As I escaped in the opposite direction of the dining room, I saw Michael at the front desk. He was in his usual uniform of sweatpants and a T-shirt. I didn’t think I’d ever seen him in anything else. Next to him was an elegant gray-haired woman bent into a C over a walker. She was wearing a black pleated skirt, a black blazer, and black low-heeled pumps. She looked as if she was going to a funeral. She and Michael shared the same strong pointed chin, but Michael had a tiny dimple in his.

“Maggie’s over there,” Helen said, pointing at me. Helen was the head of admissions of Brooklawn. At sixty, with her bob haircut, cardigan collection, and calm demeanor, you’d never know she was a black belt in Taekwondo. “I’ll join you in just a minute,” she said and picked up the phone.

Michael waved, and I walked over to him and his mother. “Hey, it seems like forever since I’ve seen you,” he said. It had been four days; had he missed me? “This is my mother, Charlotte Dewy. Mom, this is Maggie, the woman I told you about.”

He told her about me? What did he tell her? “It’s nice to meet you, Mrs. Dewy,” I said.

She steadied herself on the walker and reached her hand out to shake mine. “It’s nice to meet you, Maggie.” She turned toward Michael. “I don’t know why we’re here. I had one fall, and then Michael insisted we take a look at this place.”

“It wasn’t just one fall,” Michael said. He looked exhausted, as if he had fought a bear.

“It was hard for my dad to make the move too,” I said.

“I’ve been fine on my own for the last fifteen years, and I’ll be fine on my own for fifteen more,” she stated emphatically.

Michael raised his eyebrows toward me to indicate what he had to deal with.
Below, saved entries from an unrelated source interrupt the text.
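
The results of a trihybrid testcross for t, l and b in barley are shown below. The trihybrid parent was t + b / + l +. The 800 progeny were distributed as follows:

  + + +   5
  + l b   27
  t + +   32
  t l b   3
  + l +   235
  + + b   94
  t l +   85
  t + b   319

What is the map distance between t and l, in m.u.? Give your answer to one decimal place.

23.4 m.u.

The two rarest classes, t l b and + + +, are the double crossovers. Comparing them with the parentals, only the l allele has switched, so l is the middle locus and the order is t – l – b.
Crossovers in the t–l interval produce the single-crossover classes + + b and t l + (94 + 85 = 179) plus the double crossovers (8).
RF(t–l) = (179 + 8) / 800 = 187/800 = 0.2338 → 23.4 m.u.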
Charlotte caught him and then took her cane and playfully swatted him. As she did, she almost lost her balance, but Michael grabbed her before she fell.

“Thanks for proving my point,” he said.

“I wasn’t even close to falling,” she said and turned to me. “Michael thinks he knows what’s best for me.”

“One of us has to be the grown-up around here,” he said. How did I suddenly get in the middle?

She looked down at his sweatpants. “This from a man who can’t put on a proper pair of pants or keep a woman long-term.”

Michael glared at her as Helen came over. “I’m so sorry, but it’s going to be a few more minutes before I’ll be free to give you a tour,” she said. “I hope you don’t mind waiting.”